= Nela Live-Fire Restaurant =

Restaurant in Amsterdam and London

Nela is a restaurant brand founded in 2022 in Amsterdam by chefs Hariprasad Shetty and Ori Geller with entrepreneur Gilad Hayeem. The concept focuses on live-fire cooking and shared dining. In 2025 Nela expanded with a seasonal residency in Ibiza and a new restaurant at The Whiteley in London.

== History ==
Nela opened in October 2022 in the Valley complex on the Zuidas business district in Amsterdam.
The founders described the concept as inspired by open-fire cooking traditions with a menu designed for sharing plates. The interior design was created by the studio Concrete Amsterdam.

== Reception ==
Reception in the Dutch press was mixed.
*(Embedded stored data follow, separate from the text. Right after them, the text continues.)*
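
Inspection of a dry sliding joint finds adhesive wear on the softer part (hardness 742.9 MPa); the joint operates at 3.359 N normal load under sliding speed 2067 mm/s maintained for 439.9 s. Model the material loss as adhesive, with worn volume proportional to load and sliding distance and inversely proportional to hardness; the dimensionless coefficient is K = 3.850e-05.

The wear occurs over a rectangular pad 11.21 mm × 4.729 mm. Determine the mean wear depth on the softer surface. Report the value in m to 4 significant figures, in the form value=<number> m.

value=2.986e-06 m

The computation runs at full float precision, and intermediates are shown rounded, and rounded just once: four significant figures.
Sliding speed v = 2067 mm/s = 2.067 m/s. Distance L = v·t = 2.067 m/s × 439.9 s = 909.3 m.
Hardness H = 742.9 MPa = 7.429e+08 Pa.
Pad sides 11.21 mm × 4.729 mm = 0.01121 m × 0.004729 m. Contact area A = 0.01121 m × 0.004729 m = 5.301e-05 m².
Expressed in SI base units: W = 3.359 N, H = 7.429e+08 Pa, K = 3.850e-05.
Apply Archard: V = K·W·L/H = 3.850e-05 · 3.359 · 909.3 / 7.429e+08 = 1.583e-10 m³.
Depth h = V/A = 1.583e-10 / 5.301e-05 = 2.986e-06 m.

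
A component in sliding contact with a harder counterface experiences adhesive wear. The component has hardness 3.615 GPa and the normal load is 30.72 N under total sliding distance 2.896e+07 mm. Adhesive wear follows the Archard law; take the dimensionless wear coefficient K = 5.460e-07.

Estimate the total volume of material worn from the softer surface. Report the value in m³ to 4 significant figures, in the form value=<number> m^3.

The algebra holds exact precision — shown intermediates are rounded. Rounded once at the end, at four significant figures.
Convert: Distance L = 2.896e+07 mm = 2.896e+04 m.
Convert: Hardness H = 3.615 GPa = 3.615e+09 Pa.
Expressed in SI base units: W = 30.72 N, H = 3.615e+09 Pa, K = 5.460e-07.
Apply Archard: V = K·W·L/H = 5.460e-07 · 30.72 · 2.896e+04 / 3.615e+09 = 1.344e-10 m³.

value=1.344e-10 m^3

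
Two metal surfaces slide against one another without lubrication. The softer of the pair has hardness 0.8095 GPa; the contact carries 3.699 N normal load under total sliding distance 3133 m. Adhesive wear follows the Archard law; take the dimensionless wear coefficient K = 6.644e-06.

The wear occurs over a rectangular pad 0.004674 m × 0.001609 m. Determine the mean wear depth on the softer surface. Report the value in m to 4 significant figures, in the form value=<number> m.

value=1.265e-05 m

Shown intermediates are rounded — all arithmetic holds full precision; one final rounding to four significant digits.
Convert: Hardness H = 0.8095 GPa = 8.095e+08 Pa.
Convert: Contact area A = 0.004674 m × 0.001609 m = 7.520e-06 m².
In SI base units, W = 3.699 N, H = 8.095e+08 Pa, K = 6.644e-06.
By Archard's law, V = K·W·L/H = 6.644e-06 · 3.699 · 3133 / 8.095e+08 = 9.512e-11 m³.
Wear depth h = V/A = 9.512e-11 / 7.520e-06 = 1.265e-05 m.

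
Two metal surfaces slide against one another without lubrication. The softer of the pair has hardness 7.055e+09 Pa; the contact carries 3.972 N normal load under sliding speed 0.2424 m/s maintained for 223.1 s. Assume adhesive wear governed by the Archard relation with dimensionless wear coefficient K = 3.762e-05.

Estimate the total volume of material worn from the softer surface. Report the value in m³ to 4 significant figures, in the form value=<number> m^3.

All working math holds full precision; shown intermediates are rounded; rounded once at the end to four significant digits.
Convert: Distance covered L = v·t = 0.2424 m/s × 223.1 s = 54.08 m.
Collected in SI base units: W = 3.972 N, H = 7.055e+09 Pa, K = 3.762e-05.
Worn volume V = K·W·L/H = 3.762e-05 · 3.972 · 54.08 / 7.055e+09 = 1.145e-12 m³.

value=1.145e-12 m^3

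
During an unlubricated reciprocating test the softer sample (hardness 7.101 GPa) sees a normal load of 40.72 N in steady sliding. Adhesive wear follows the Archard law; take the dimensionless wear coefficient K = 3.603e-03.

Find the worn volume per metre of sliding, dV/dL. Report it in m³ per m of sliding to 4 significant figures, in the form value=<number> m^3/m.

Quoted intermediates are rounded, and all arithmetic runs at exact precision; one final rounding to 4 significant digits.
Convert: Hardness H = 7.101 GPa = 7.101e+09 Pa.
In SI base units, W = 40.72 N, H = 7.101e+09 Pa, K = 3.603e-03.
Wear rate dV/dL = K·W/H — distance-free: 3.603e-03 · 40.72 / 7.101e+09 = 2.066e-11 m³/m.

value=2.066e-11 m^3/m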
Het Parool reviewed the opening positively, rating the restaurant 8.5 out of 10 and calling the dishes “extremely simple but never boring.”
By contrast, de Volkskrant called the restaurant “heavenly boring” in a critical 2023 review.
In the 2024–25 edition of Gault&Millau Netherlands, Nela received a score of 12 out of 20.

== Expansion ==
In summer 2025 Nela held a seasonal residency at the 7Pines Resort in Ibiza.

A second permanent location is scheduled to open in September 2025 at The Whiteley development in Bayswater, London.